Sayın Genel Başkanım, operasyonu yürüten jandarma yüz başı demiş ki tüm evrakların savcılığa teslim ettik, Çayırova ilçe Başkan Yardımcısı şuan cezaevinde, Fatih Aydın içinde yakalama çıkarıldı mecburen konu dillendiği için, beni arayan olursa eğer ben tüm detaylan anlatırım demiş efendim”

Bu olayların hepsinin ekran görüntüleri dosyada mevcut.

Tüm bunlardı işte bana bu dava ülkenin ikinci Susurluk’u olabilir mi dedirten. Bekleyeceğiz. O ayrılan 17 kişilik dosyada ne olup biteceğini bekleyeceği.

SUÇLULAR ARAMIZDAYDI
Gelelim bir diğer meseleye.

Geçtiğimiz günlerde polis memuru Şeyda Yılmaz, 26 suç kaydı olan bir katil tarafından şehit edilmişti. O olayı anlatan yazımı şöyle bitirmiştim:

“Suçlular sokaklarda geziyor. Her gün birimizle temas ediyorlar. Otobüste, parkta, trende, metroda yanımızda oturuyor. Biz fark etmiyoruz. Ama dışardalar, aramızdalar”

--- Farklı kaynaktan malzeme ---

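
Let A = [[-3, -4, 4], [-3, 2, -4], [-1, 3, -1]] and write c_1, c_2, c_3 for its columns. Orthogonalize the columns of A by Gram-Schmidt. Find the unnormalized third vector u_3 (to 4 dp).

u_3 = (0.8007, -1.4871, 2.0590)

e_1 = c_1/‖c_1‖ = (-3, -3, -1)/4.3589 = (-0.6882, -0.6882, -0.2294).
r_{12} = e_1·c_2 = 0.6882.
u_2 = c_2 − 0.6882·e_1 = (-3.5263, 2.4737, 3.1579).
‖u_2‖ = 5.3410, so e_2 = (-0.6602, 0.4631, 0.5913).
r_{13} = e_1·c_3 = 0.2294; r_{23} = e_2·c_3 = -5.0848.
u_3 = c_3 − 0.2294·e_1 + 5.0848·e_2 = (0.8007, -1.4871, 2.0590).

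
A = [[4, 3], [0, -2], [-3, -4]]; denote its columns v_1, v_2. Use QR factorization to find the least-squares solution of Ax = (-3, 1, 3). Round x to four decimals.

v_1 = (4, 0, -3); ‖v_1‖ = 5.0000, so q_1 = (0.8000, 0.0000, -0.6000).
q_1·v_2 = 0.8000·3 + 0.0000·(-2) + (-0.6000)·(-4) = 4.8000.
u_2 = v_2 − 4.8000·q_1 = (-0.8400, -2.0000, -1.1200).
‖u_2‖ = 2.4413, so q_2 = (-0.3441, -0.8192, -0.4588).
Qᵀb = (-4.2000, -1.1633).
Back-substitute: x_2 = -1.1633/2.4413 = -0.4765.
x_1 = (-4.2000 − 4.8000·(-0.4765))/5.0000 = -0.3826.

x = (-0.3826, -0.4765)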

Bu davada da benzer örnekler yaşadık.

Mesela cinayetteki bir diğer azmettirici Doğukan Çep, 20 suçtan aranması var. Katil Eray Özyağcı, 7 suçtan aranması var. Ama bunlar. -kendi deyimleriyle devam etmek istiyorum- Ankara’nın göbeğinde birine silahlı saldırı düzenleyecek kadar rahatlar. Bu kadar aranmalara rağmen. Üstelik o kadar rahatlar ki ceza alacaklarını bildikleri mahkeme salonunda müştekileri, gazetecileri, siyasileri sesleri titremeden tehdit edebiliyorlar. Daha önce işledikleri suçları tek tek sayabiliyorlar.

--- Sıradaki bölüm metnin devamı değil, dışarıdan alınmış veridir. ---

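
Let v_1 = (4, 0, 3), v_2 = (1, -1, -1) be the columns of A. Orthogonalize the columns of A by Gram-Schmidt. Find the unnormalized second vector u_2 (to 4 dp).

e_1 = v_1/‖v_1‖ = (4, 0, 3)/5.0000 = (0.8000, 0.0000, 0.6000).
r_{12} = e_1·v_2 = 0.2000.
u_2 = v_2 − 0.2000·e_1 = (0.8400, -1.0000, -1.1200).

u_2 = (0.8400, -1.0000, -1.1200)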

Sinan Ateş cinayetinin azmettiricisi olarak yargılanan ve ağırlaştırılmış müebbet alan Doğukan Çep, davının ilk duruşmasında cinayetten önce işlediği suçları mahkeme heyetinin yüzüne baka baka saydı. Ne demişti Çep ilk duruşmada:

“Gezi Parkı olayları sırasında ESP’nin bir derneğine gidip 10 kişi vurduk. Hasan Ferit Gedik’in öldürülmesinde yer aldık.” Davanın hakimi bile ‘Ne anlatıyorsun sen’ diye çıkışmıştı kendisine.

10 kişinin vurulmasından, uyuşturucu karşıtı eylemde uyuşturucu baronlarının emriyle katledilen bir gencin ölümünden defalarca kez ceza alması gereken biri Doğukan Çep. Alması gereken cezaları alsa/onansa -Ateş cinayeti yine işlenir miydi bunu ayrılan 17 kişilik dosya sonucu öğreneceğiz ya da hissedeceğiz- bugün bu cinayet dosyasında kendisinin adını görmeyecektik. Çünkü cezaevinde olacaktı.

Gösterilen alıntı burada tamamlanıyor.